Мухаббат медленно пошла от котлована.

Метрах в пятистах от него были расположены землянки прибывших на строительство колхозников. Близилось время обеденного перерыва, и рядом с землянками вовсю кипели огромные котлы. Вокруг них озабоченно ходили повара. Продукты, привезённые на машине, бирджан с помощью Мухаббат перенёс под навес у этой «кухни». Подошёл пожилой повар, похлопал по курдюку одного из привезённых баранов, удовлетворённо сказал:

— Теперь порядок! А то у нас с мясом за последние дни стало туговато.

И отправился к кипящим котлам. Вскоре он снова подошёл и поставил перед Сабиром и Мухаббат чайник хорошо заваренного зелёного чаю. Но успели они его допить, как к землянкам группами стали собираться строители. Последними пришли колхозники из «Коммунизма». Ещё издали увидев Мухаббат, Каромат прибавила шагу, а потом, не выдержав, побежала.

— Подруженька моя! — обрадованно крикнула она и бросилась обнимать Мухаббат.

Между тем подоспели другие женщины и девушки. Посыпались расспросы о кишлаке, о родных и близких. Мужчины степенно здоровались с Мухаббат за руку и уходили к своим землянкам.

— Ну, как там, Мухаббат, в нашем кишлаке дела?

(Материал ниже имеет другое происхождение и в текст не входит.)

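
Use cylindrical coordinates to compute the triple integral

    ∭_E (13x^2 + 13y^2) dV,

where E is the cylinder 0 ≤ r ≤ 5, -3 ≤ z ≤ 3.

In cylindrical coordinates, x = r cos(θ), y = r sin(θ), z = z, and dV = r dr dθ dz.

The integrand becomes 13r^2, so

    ∭_E (13x^2 + 13y^2) dV = ∫_{0}^{2π} ∫_{0}^{5} ∫_{-3}^{3} (13r^2) · r dz dr dθ.

Inner (z): 78r^3.
Middle (r from 0 to 5): 24375/2.
Outer (θ): 24375π.

Therefore the triple integral equals 24375π.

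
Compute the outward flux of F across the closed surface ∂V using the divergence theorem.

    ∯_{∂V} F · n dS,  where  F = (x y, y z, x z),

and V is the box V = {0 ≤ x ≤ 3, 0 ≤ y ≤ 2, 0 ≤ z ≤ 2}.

By the divergence theorem,

    ∯_{∂V} F · n dS = ∭_V (∇ · F) dV.

Compute the divergence:
    ∇ · F = ∂F_x/∂x + ∂F_y/∂y + ∂F_z/∂z = y + z + x = x + y + z.

V is a rectangular box, so dV = dx dy dz with 0 ≤ x ≤ 3, 0 ≤ y ≤ 2, 0 ≤ z ≤ 2.

Integrate (x + y + z) over V as an iterated integral:

    ∭_V (∇·F) dV = ∫_0^{3} ∫_0^{2} ∫_0^{2} (x + y + z) dz dy dx.

Inner (z from 0 to 2): 2x + 2y + 2.
Middle (y from 0 to 2): 4x + 8.
Outer (x from 0 to 3): 42.

Therefore ∯_{∂V} F · n dS = 42.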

— Говорят, Светин отец приехал?

— Сама-то ты как? Рустам пишет?

— А зачем ты приехала? — поинтересовался кто-то. — С нами вместе хочешь работать?

— Или заскучала без нас?

Это уже спросила Каромат. Устала, аж посерела вся, а всё шутить пытается.

— Да, вместе с вами плотину хочу строить.

— Замечательно! А почему же без сына? Соскучилась я по нему, курносенькому.

— А он без тебя не очень. Плакать меньше приходится, но удержалась хоть и от шутливого, но укола Мухаббат.

— … Ты бы работала, — не обращая внимания на слова подруги, продолжала она, — а я бы с ним нянчилась, потом бы ты с ним занималась, а я работала.

Одна из сидевших в кружке женщин в тон ей продолжала:

— А плакать начал бы, грудью покормила…

Каромат засмущалась, покраснела так, что слёзы на глазах навернулись.

Женщины засмеялись. А неугомонная молодуха продолжала:

— Чем чужим детям завидовать да в няньки к другим напрашиваться, взяла бы, да и сама замуж вышла. Не успеешь оглянуться, как и у тебя точно такой же на руках запищит.

— Нет больше того парня, за которого бы я замуж пошла, — голос Каромат прозвучал глухо и печально.

— Как это нет? Что, на свете парней мало? Выбирай любого! — не унималась молодуха.

— А если ни к одному из них душа не лежит, будь он самый распрекрасный, тогда что прикажешь делать?

— Ты ошибаешься, Каромат, — вмешалась наконец в разговор долго) молчавшая Мухаббат. — Грешно хоронить парня, если он жив-здоров.

— Жив-здоров, говоришь? Тебе что, во сне это приснилось? И чего это вы сегодня взялись разыгрывать меня?.. — начала не на шутку сердиться Каромат.

— Если выйдешь сейчас в круг и станцуешь, тогда скажу, — поддразнивая подругу, улыбнулась Мухаббат.

— Сначала скажи, а потом станцую, — Каромат была заинтригована. — Знаешь, как в народе говорят: не увидев воду, сапог не снимай. Пока не скажешь, танцевать не буду!